When I'm out shooting spiders and insects I rarely use a tripod but will at times use a monopod.  BUT: I do use a macro flash bracket with two SB600 speedlights and I use my built in flash in commander mode.  I use an aperture setting of around f/16 and without providing my own light the shutter speed plus any movement of the subject would cause blur.  I shoot in manual and a typical setting depending upon the distance and light would be ISO200, f/16, 1/160 shutter speed with the SB600's to fire at 1/8 power.  So there is more to consider when getting into macro than just the lens.  

The macro flash bracket I use allows the SB-600's to extend to the end of my lens.  With the 90mm I could get by with one flash unit attached probably directly into the hot shoe but the 180mm is longer and would block the light.  If you have any more questions or are confused with any of this info. don't be afraid to ask because I'm always willing to help and if I don't know the answer someone else wiser than me will.

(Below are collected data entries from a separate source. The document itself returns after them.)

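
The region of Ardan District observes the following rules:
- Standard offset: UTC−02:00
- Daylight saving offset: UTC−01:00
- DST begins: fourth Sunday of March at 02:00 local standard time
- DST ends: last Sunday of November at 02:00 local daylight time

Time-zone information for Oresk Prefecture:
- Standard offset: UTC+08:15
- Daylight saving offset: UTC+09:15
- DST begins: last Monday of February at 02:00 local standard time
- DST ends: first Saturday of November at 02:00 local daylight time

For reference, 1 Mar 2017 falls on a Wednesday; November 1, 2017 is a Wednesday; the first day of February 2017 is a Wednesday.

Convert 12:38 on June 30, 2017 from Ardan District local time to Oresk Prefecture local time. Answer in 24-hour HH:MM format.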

In one of your earlier posts you had mentioned the 70-300mm Tamron lens.  I have the later version of that lens with vibration compensation and am very happy with it.

Jerry


----------



## revid (Jan 3, 2012)

yeah I had the tamron 70-300,sold it and bought a nikkkor 70-300 vr but I think the tamron shot as good and good closer detail at a given distance.I shot a pic of my fiance's nursing school at about 10ft where you could almost read the letters on it and couldn't duplicate this the the nikkor.So I guess what your saying is that with most macros to get the 1:1 ratio you have to be so close,you block alot of your light and would need the equipment to light up the subject.Trying to buy a longer focal lens with a wide aperture can get expensive I say.The reason I bought the 70-300 was to have the zoom option for closeups and the convenience to be further away from the subject:ie wildlife to take shots with out spooking them.Do you or would you notice the difference in the ratio on any given shot?That ratio business puzzles me as to why it is so important .Anyway guys great info.later


----------



## jriepe (Jan 3, 2012)

The ratio is important because with a 1:1 ratio the subject will appear on the sensor at actual size.  The American penny is approximately 3/4 inch in diameter.  If the sensor in your camera is 3/4 inch in width that penny will cover the entire width of your sensor with a true macro lens.  Now take any of your other lenses and focus on the penny at minimum focusing distance and see how much area it covers in your viewfinder.  That's the difference.

Jerry


----------